The studio has spent the last six months meeting with writers in what was described as a meticulous search, with Ali directly involved. Only Black writers were seriously considered, a reflection of Marvel’s focus on diversity and making representation a key factor — especially when tackling nonwhite characters. (David Goyer wrote the three original Blade movies released by New Line between 1998 and 2004.)
Created as a supporting character by Marv Wolfman and Gene Colan, Blade first appeared in Tomb of Dracula No. 10 in 1973, becoming a cult favorite. He is a human-vampire hybrid thanks to his mother being bitten and killed by a blood-sucker during childbirth.

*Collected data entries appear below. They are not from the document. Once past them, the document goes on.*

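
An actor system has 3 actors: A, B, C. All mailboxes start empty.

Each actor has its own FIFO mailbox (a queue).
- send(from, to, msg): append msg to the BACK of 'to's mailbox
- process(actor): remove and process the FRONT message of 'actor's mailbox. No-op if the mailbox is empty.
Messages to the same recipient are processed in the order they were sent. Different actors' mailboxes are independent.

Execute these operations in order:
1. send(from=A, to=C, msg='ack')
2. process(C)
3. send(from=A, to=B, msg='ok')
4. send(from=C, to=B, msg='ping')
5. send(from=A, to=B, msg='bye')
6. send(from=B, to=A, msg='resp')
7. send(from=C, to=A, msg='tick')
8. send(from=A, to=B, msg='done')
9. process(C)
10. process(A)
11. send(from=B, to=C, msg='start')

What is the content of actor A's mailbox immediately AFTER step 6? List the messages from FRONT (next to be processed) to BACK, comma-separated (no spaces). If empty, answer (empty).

After 1 (send(from=A, to=C, msg='ack')): A:[] B:[] C:[ack]
After 2 (process(C)): A:[] B:[] C:[]
After 3 (send(from=A, to=B, msg='ok')): A:[] B:[ok] C:[]
After 4 (send(from=C, to=B, msg='ping')): A:[] B:[ok,ping] C:[]
After 5 (send(from=A, to=B, msg='bye')): A:[] B:[ok,ping,bye] C:[]
After 6 (send(from=B, to=A, msg='resp')): A:[resp] B:[ok,ping,bye] C:[]

resp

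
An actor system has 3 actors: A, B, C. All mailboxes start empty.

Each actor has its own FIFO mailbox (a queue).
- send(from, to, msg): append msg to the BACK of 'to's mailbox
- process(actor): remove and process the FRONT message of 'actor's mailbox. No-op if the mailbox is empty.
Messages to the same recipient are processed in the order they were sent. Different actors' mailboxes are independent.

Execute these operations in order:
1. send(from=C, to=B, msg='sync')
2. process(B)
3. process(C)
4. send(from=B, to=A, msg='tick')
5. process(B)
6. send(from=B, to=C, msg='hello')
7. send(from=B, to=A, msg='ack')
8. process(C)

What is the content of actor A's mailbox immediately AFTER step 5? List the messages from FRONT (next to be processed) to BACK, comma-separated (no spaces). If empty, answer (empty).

After 1 (send(from=C, to=B, msg='sync')): A:[] B:[sync] C:[]
After 2 (process(B)): A:[] B:[] C:[]
After 3 (process(C)): A:[] B:[] C:[]
After 4 (send(from=B, to=A, msg='tick')): A:[tick] B:[] C:[]
After 5 (process(B)): A:[tick] B:[] C:[]

tick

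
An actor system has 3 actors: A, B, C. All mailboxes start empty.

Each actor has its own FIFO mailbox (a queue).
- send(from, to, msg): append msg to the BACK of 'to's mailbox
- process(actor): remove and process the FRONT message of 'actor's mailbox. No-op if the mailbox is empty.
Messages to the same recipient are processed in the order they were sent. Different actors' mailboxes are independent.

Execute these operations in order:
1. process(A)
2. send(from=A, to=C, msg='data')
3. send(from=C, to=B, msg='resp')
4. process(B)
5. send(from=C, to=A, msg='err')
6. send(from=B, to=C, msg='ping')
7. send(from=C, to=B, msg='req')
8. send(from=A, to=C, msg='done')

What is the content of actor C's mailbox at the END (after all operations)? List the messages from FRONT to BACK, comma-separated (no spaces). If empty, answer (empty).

After 1 (process(A)): A:[] B:[] C:[]
After 2 (send(from=A, to=C, msg='data')): A:[] B:[] C:[data]
After 3 (send(from=C, to=B, msg='resp')): A:[] B:[resp] C:[data]
After 4 (process(B)): A:[] B:[] C:[data]
After 5 (send(from=C, to=A, msg='err')): A:[err] B:[] C:[data]
After 6 (send(from=B, to=C, msg='ping')): A:[err] B:[] C:[data,ping]
After 7 (send(from=C, to=B, msg='req')): A:[err] B:[req] C:[data,ping]
After 8 (send(from=A, to=C, msg='done')): A:[err] B:[req] C:[data,ping,done]

Answer: data,ping,done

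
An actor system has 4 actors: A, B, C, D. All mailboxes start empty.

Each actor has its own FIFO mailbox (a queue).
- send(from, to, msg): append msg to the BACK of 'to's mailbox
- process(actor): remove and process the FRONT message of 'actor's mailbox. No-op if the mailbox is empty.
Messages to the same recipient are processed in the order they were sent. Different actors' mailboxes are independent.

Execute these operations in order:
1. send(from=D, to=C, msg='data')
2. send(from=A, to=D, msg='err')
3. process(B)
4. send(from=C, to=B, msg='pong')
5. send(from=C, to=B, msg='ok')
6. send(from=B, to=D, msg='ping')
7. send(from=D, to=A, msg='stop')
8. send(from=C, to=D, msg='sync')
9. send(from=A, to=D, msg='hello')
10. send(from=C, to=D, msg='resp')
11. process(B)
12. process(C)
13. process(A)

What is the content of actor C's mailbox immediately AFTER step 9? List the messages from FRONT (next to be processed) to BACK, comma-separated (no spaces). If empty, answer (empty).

After 1 (send(from=D, to=C, msg='data')): A:[] B:[] C:[data] D:[]
After 2 (send(from=A, to=D, msg='err')): A:[] B:[] C:[data] D:[err]
After 3 (process(B)): A:[] B:[] C:[data] D:[err]
After 4 (send(from=C, to=B, msg='pong')): A:[] B:[pong] C:[data] D:[err]
After 5 (send(from=C, to=B, msg='ok')): A:[] B:[pong,ok] C:[data] D:[err]
After 6 (send(from=B, to=D, msg='ping')): A:[] B:[pong,ok] C:[data] D:[err,ping]
After 7 (send(from=D, to=A, msg='stop')): A:[stop] B:[pong,ok] C:[data] D:[err,ping]
After 8 (send(from=C, to=D, msg='sync')): A:[stop] B:[pong,ok] C:[data] D:[err,ping,sync]
After 9 (send(from=A, to=D, msg='hello')): A:[stop] B:[pong,ok] C:[data] D:[err,ping,sync,hello]

data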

Osei-Kuffour earned an Emmy-nomination for outstanding writing in a comedy series for her work on Hulu’s Pen15. But it was being part of the writing team on Watchmen, HBO’s heady spin on the Alan Moore-Dave Gibbons comic, that got her noticed, as well as a WGA Award win for best new series. She worked on Hunters, Amazon’s blood-soaked limited series that saw Al Pacino and Logan Lerman as Nazi hunters in 1970s America, and HBO crime thriller Run, starring Domhnall Gleeson.
Despite her seemingly rapid ascent in Hollywood, Chicago-born Osei-Kuffour spent years writing plays and poetry — she has a Master’s degree in the former from Hunter College in New York — but struggled to find work as a writer. Her jump from story editor to now a Marvel movie, and breaking down a barrier while doing so, makes for quite a Cinderella story.
She is repped by CAA and McKuin Frankel.